New ICC prosecutor Karim Khan promises to build ‘stronger cases’
British lawyer Karim Khan is sworn in as ICC’s chief prosecutor and pledges to improve court’s track record.
British barrister Karim Khan took over as the International Criminal Court’s top prosecutor on Wednesday with a pledge to improve its track record by taking only its strongest cases to trial.
Khan, who is only the third person to hold the role, faces many challenges at a time of fierce political pressure on the world’s permanent war crimes tribunal.
He takes over from Fatou Bensouda of Gambia, whose nine-year term ended Tuesday.
The ICC is handling a number of sensitive cases, including in the occupied Palestinian territory and Afghanistan, and members of the prosecutor’s office were personally targeted by US sanctions while Donald Trump was president.
Under Trump, Washington opposed decisions by Khan’s predecessor, Fatou Bensouda, to examine war crimes allegations in Afghanistan, including against US troops, and alleged atrocities in the occupied Palestinian territories by Israeli troops, Palestinians and other armed groups.
The sanctions have been dropped, but US and Israeli opposition to the court remains.
‘Building stronger cases’
Khan, 51, took an oath to serve his nine-year term honourably and impartially during a ceremony in The Hague. He said one of his main tasks would be improving the performance of the prosecutor’s office.
ICC chief judge Piotr Hofmanski said during the swearing-in ceremony that being prosecutor was a “tough job” but hailed Khan’s “outstanding credentials”.
Khan also pledged to reach out to nations that are not members of the court and to try to hold trials in countries where crimes are committed. World powers the United States, Russia and China are not members and do not recognise the court’s jurisdiction.
“The priority for me, and I believe that’s the principle of the Rome Statute, is not to focus so much on where trials take place, but to ensure that the quest for accountability and inroads on impunity are made,” Khan said, referring to the treaty that founded the court, in his first speech after taking his oath of office.
“The Hague itself should be a city of last resort,” he said. “Wherever possible, we should be trying to have trials in the country or in the region.”
Since opening in 2002, the ICC has convicted five men for war crimes and crimes against humanity, all African militia leaders from Democratic Republic of the Congo (DRC), Mali and Uganda. Sentences ranged from nine to 30 years in prison.
Prosecutors dropped or lost at least three major cases, or failed to gather enough evidence in others to proceed to trial.
“Opening preliminary examinations, requesting authorisation or commencing investigations is a start, but as we say in English the proof of the pudding is in the eating. We have to perform in trial,” Khan said.
“We cannot invest so much, we cannot raise expectations so high and achieve so little, so often in the courtroom,” he said.

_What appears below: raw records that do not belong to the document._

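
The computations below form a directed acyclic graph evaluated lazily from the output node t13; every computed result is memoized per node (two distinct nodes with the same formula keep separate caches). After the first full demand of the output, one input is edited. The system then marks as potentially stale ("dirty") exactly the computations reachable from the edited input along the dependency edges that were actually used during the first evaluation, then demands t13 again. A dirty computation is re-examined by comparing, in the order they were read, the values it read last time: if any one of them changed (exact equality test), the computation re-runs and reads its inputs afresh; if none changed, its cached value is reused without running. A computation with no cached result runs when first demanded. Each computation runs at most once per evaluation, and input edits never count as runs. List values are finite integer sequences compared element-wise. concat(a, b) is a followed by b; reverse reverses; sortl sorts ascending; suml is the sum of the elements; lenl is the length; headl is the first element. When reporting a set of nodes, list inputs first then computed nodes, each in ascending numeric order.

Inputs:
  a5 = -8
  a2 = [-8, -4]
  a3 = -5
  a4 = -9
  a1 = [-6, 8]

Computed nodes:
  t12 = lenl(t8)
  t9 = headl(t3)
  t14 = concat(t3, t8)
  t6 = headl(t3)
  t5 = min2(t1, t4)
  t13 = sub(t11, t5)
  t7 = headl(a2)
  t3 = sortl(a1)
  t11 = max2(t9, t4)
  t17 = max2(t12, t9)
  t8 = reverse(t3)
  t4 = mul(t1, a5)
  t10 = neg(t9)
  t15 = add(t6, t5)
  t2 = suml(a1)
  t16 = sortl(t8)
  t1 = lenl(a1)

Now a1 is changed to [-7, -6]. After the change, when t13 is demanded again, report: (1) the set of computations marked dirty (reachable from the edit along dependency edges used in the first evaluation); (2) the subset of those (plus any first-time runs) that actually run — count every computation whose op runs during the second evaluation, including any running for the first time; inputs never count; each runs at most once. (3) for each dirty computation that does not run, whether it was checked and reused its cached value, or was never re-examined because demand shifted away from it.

The edit dirties: t1, t3, t4, t5, t9, t11, t13.
5 computations run: t1, t3, t9, t11, t13.
Cache hits after checking: t4, t5.
Note where the cutoff bites: t4 is checked, finds nothing changed, and keeps its cache.

First demand of the output computes:
  t1 = lenl([-6, 8]) = 2
  t3 = sortl([-6, 8]) = [-6, 8]
  t4 = mul(2, -8) = -16
  t5 = min2(2, -16) = -16
  t9 = headl([-6, 8]) = -6
  t11 = max2(-6, -16) = -6
  t13 = sub(-6, -16) = 10

After the edit, cleaning proceeds:
  t1: a read changed (a1 [-6, 8]->[-7, -6]) — executes, giving 2 — identical to its old value.
  t3: a read changed (a1 [-6, 8]->[-7, -6]) — executes, giving [-7, -6].
  t4: dirty, but its reads are unchanged (t1 unchanged, a5 unchanged); cached -16 stands.
  t5: dirty, but its reads are unchanged (t1 unchanged, t4 unchanged); cached -16 stands.
  t9: a read changed (t3 [-6, 8]->[-7, -6]) — executes, giving -7.
  t11: a read changed (t9 -6->-7) — executes, giving -7.
  t13: a read changed (t11 -6->-7) — executes, giving 9.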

“We need a greater realisation of what is required… Building stronger cases and getting better cases in the courtroom.”
Already short of resources, the ICC is dealing with 14 full-blown investigations and eight preliminary examinations. Khan also inherits investigations opened in countries including Myanmar, the Philippines and Ukraine.
Most recently, Khan led a United Nations team investigating atrocities in Iraq, telling the Security Council last month that he uncovered “clear and compelling evidence” that members of ISIL (ISIS) committed genocide against the Yazidi minority in 2014.
The ICC was set up nearly 20 years ago as a full-time successor to the Nuremberg trials of Nazi war criminals and several separate international tribunals into situations such as the former Yugoslavia.
But it has long faced criticism on a number of fronts, ranging from alleged bias, its initial focus on cases involving Africa, the large pay packets for judges and the length of time taken to bring suspects to justice.
“The ICC is in a crucial phase, it has faced criticism for not being as effective as states have wished,” Carsten Stahn, international criminal law professor at Leiden University in the Netherlands, told the AFP news agency.
Bensouda had a number of setbacks, with former Ivory Coast president Laurent Gbagbo being cleared of crimes against humanity, while former DRC vice-president Jean-Pierre Bemba was acquitted on appeal, and Kenyan President Uhuru Kenyatta had charges against him dropped.
But she recently secured high-profile convictions against Ugandan child soldier-turned-Lord’s Resistance Army commander Dominic Ongwen and Congolese strongman Bosco “Terminator” Ntaganda.
In her farewell statement, Bensouda said that she had “made my decisions, with careful deliberation – but without fear or favour. Even in the face of adversity. Even at considerable personal cost”.